PL do 'E-commerce Sustentável' Gera Debate Fervoroso: Marketplaces Podem Ser Co-Responsáveis por Descarte de Embalagens

O cenário regulatório do e-commerce brasileiro ganhou um novo e controverso capítulo nesta sexta-feira, 1º de março de 2026, com a intensificação do debate em torno do Projeto de Lei que visa estabelecer a corresponsabilidade dos marketplaces na logística reversa e no descarte ambientalmente correto das embalagens geradas pelas vendas online. A proposta, que já vinha sendo discutida em círculos fechados, ganhou os holofotes e viralizou nas redes sociais após ser pautada para votação em comissão especial, gerando um verdadeiro cabo de guerra entre ambientalistas, associações de consumidores e as gigantes do setor.

Atualmente, a responsabilidade pela logística reversa de embalagens recai principalmente sobre os fabricantes e importadores. No entanto, o novo PL argumenta que, dado o volume massivo de embalagens movimentadas diariamente pelos marketplaces – desde caixas de papelão até plásticos de proteção –, estas plataformas deveriam assumir uma parcela da responsabilidade, investindo em sistemas de coleta, reciclagem e reutilização. A justificativa dos proponentes é que os marketplaces são os grandes facilitadores do consumo e, portanto, devem contribuir ativamente para mitigar o impacto ambiental de suas operações.

A reação do setor de e-commerce e dos grandes marketplaces foi imediata e veemente. Representantes de associações comerciais e jurídicas alertam que a medida poderia gerar um aumento significativo nos custos operacionais, que inevitavelmente seriam repassados aos consumidores ou aos sellers, prejudicando a competitividade do mercado. Além disso, argumentam que a implementação de um sistema de logística reversa em escala nacional, com a complexidade e a diversidade de produtos vendidos, seria um desafio logístico e financeiro hercúleo.
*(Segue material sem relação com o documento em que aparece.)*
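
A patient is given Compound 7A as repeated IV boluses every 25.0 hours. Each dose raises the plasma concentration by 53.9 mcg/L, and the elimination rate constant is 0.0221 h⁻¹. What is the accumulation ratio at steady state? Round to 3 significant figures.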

"Não somos contra a sustentabilidade, muito pelo contrário. Muitos de nossos membros já investem em embalagens mais ecológicas e em programas de reciclagem", declarou um porta-voz de uma grande associação de e-commerce. "Mas atribuir a corresponsabilidade pela totalidade das embalagens, sem uma clara definição de papéis e com o risco de burocratizar ainda mais o processo, pode frear o crescimento do setor e penalizar o consumidor final. Precisamos de soluções colaborativas, não de imposições que inviabilizam o negócio."

Por outro lado, organizações de defesa do consumidor e grupos ambientalistas defendem a proposta como um passo essencial para um e-commerce mais verde. Eles apontam para o crescente volume de lixo gerado pelo consumo online e a necessidade urgente de soluções sistêmicas. A discussão promete ser acalorada nas próximas semanas, com o tema dominando os debates nas redes sociais e nos veículos de comunicação especializados. O resultado da votação pode redefinir as práticas de sustentabilidade e os custos operacionais de todo o ecossistema de vendas online no Brasil.